Specify the GPU mode by configuring either the Spark spark.ego.gpu.mode parameter, or the SPARK_EGO_GPU_MODE environment variable. As a best practice, all the GPUs on a host should be configure to use the same GPU mode (either all exclusive or all default). Having one mode makes it easy to calculate the slots for the host (resource group). If you must have a host with both exclusive and shared GPU mode configured, then, as a best practice, calculate each GPU as a slot.

Tip: If you manually run the nvidia-smi command to change the GPU mode, you must restart EGO on the host afterwards so that EGO can detect the changed GPU mode.

GPU usage

You can monitor GPU usage for instance groups and Spark applications in the cluster management console. To enable GPU monitoring charts and table columns in the cluster management console, you run a script on the primary host. You also need to configure GPU resource groups to run the GPU workload.

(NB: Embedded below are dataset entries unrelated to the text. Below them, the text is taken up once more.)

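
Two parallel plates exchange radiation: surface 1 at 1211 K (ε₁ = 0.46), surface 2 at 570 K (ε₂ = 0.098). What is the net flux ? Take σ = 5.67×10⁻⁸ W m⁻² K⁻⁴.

For two large parallel gray plates, q = σ(T₁⁴ − T₂⁴) / (1/ε₁ + 1/ε₂ − 1).
1/ε₁ + 1/ε₂ − 1 = 1/0.46 + 1/0.098 − 1 = 11.38.
T₁⁴ − T₂⁴ = 2.15×10^12 − 1.06×10^11 = 2.05×10^12 K⁴.
q = 5.67×10⁻⁸ × 2.05×10^12 / 11.38 = 10200 W/m².

q ≈ 10200 W/m²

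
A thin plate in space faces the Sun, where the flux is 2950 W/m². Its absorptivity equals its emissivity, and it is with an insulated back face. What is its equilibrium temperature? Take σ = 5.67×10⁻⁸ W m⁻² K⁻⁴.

T ≈ 478 K

Absorbed flux αS = emitted flux εσT⁴ (one radiating face); with α = ε, T = (S/σ)^(1/4).
T = (2950 / 5.67×10⁻⁸)^(1/4) = (5.20×10^10)^(1/4).
T = 478 K.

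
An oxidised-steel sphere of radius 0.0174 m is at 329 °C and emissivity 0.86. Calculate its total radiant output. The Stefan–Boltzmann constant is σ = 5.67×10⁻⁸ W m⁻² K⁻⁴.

A = 4πr² = 4π × (0.0174)² = 3.80×10^-3 m².
329 °C = 602 K.
Stefan–Boltzmann: P = εσAT⁴ = 0.86 × 5.67×10⁻⁸ × 3.80×10^-3 × (602)⁴ = 0.86 × 5.67×10⁻⁸ × 3.80×10^-3 × 1.31×10^11.
P = 24.4 W.

P ≈ 24.4 W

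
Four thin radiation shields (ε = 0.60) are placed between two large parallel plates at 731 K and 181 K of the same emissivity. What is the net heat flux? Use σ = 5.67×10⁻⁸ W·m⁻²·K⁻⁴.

Each of the 5 gaps contributes resistance (2/ε − 1) = 2/0.60 − 1 = 2.333; total = 11.67.
q = σ(T₁⁴ − T₂⁴) / 11.67 = 5.67×10⁻⁸ × 2.84×10^11 / 11.67 = 1380 W/m².

q ≈ 1380 W/m²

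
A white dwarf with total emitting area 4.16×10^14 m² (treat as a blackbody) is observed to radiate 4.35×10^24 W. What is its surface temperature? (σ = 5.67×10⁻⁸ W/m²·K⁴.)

From P = σAT⁴, T = (P / σA)^(1/4) = (4.35×10^24 / (5.67×10⁻⁸ × 4.16×10^14))^(1/4).
T = (1.84×10^17)^(1/4) = 20700 K.

T ≈ 20700 K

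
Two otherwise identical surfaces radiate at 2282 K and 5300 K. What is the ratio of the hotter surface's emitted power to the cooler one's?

ratio ≈ 29.1

P ∝ T⁴, so the ratio is (5300/2282)⁴ = (2.323)⁴ = 29.1.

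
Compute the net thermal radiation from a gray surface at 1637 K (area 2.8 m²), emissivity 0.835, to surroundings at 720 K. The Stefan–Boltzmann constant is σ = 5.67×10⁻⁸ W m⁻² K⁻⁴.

Q ≈ 9.16×10^5 W

Q = εσA(T⁴ − T_s⁴). T⁴ − T_s⁴ = (1637)⁴ − (720)⁴ = 7.18×10^12 − 2.69×10^11 = 6.91×10^12 K⁴.
Q = 0.835 × 5.67×10⁻⁸ × 2.80 × 6.91×10^12 = 9.16×10^5 W.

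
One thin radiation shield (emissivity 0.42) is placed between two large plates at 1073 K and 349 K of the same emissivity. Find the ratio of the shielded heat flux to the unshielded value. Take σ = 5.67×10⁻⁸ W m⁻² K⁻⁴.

ratio ≈ 0.500

With N identical shields there are N+1 = 2 gaps in series, each with the same radiative resistance, so the flux falls to 1/(N+1) of its unshielded value.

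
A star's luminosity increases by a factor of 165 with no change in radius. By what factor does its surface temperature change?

factor ≈ 3.58

P ∝ T⁴ ⇒ T ∝ P^(1/4), so T scales by (165)^(1/4) = 3.58.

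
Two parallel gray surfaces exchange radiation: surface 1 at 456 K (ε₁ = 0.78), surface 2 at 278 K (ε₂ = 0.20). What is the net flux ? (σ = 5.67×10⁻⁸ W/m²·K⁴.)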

With GPU monitoring enabled, for instance groups, you see the following information:
  • The number of CPU and GPU slots used.
  • The amount of memory and GPU utilization that is used and the total available for all instance groups.
  • CPU and GPU resource usage in chart form to quickly identify which instance groups are using the most CPU or GPU slots. You can also view the total usage in chart form.
For Spark applications, you see the following information:
  • The amount of memory and GPU utilization that is used and the total available for the applications.
  • Current values (total, average, maximum, and minimum) across all GPU devices that are used by the applications.
  • Type of slot that is being used by the executors.
  • CPU and GPU resource usage for the application in chart form to quickly identify GPU slots usage and the number of GPU running executors.